“My pillow isn't dry yet, with the tears I shed for you, Dan,” said Minnie demurely.
“I shall have to countermand my mourning,” said Eunice, “and wear louder colours than ever. Unless,” she added, “Miss Pasmer changes her mind again.”
This divination of the past gave them all a chance for another laugh, and Dan's sisters began to reconcile themselves to the fact of his engagement, if not to Miss Pasmer. In what was abstractly so disagreeable there was the comfort that they could joke about his happiness; they had not felt free to make light of his misery when he was at home before. They began to ask all the questions they could think of as to how and when, and they assimilated the fact more and more in acquiring these particulars and making a mock of them and him.

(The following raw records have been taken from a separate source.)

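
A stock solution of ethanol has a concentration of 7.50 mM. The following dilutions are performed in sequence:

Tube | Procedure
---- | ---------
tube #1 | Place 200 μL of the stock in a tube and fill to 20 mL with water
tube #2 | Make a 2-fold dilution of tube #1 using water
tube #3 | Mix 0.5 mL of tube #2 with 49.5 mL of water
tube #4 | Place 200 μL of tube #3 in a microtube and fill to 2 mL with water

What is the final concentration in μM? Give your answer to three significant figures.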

“Of course you haven't got her photograph,” suggested Eunice. “You know we've never had the pleasure of meeting the young lady yet.”
“Yes,” Dan owned, blushing, “I have. She thought I might like to show it to mother: But it isn't—”
“A very good one—they never are,” said Minnie.
“And it was taken several years ago—they always are,” said Eunice.
“And she doesn't photograph well, anyway.”
“And this one was just after a long fit of sickness.”
Dan drew it out of his pocket, after some fumbling for it, while he tolerated their gibes.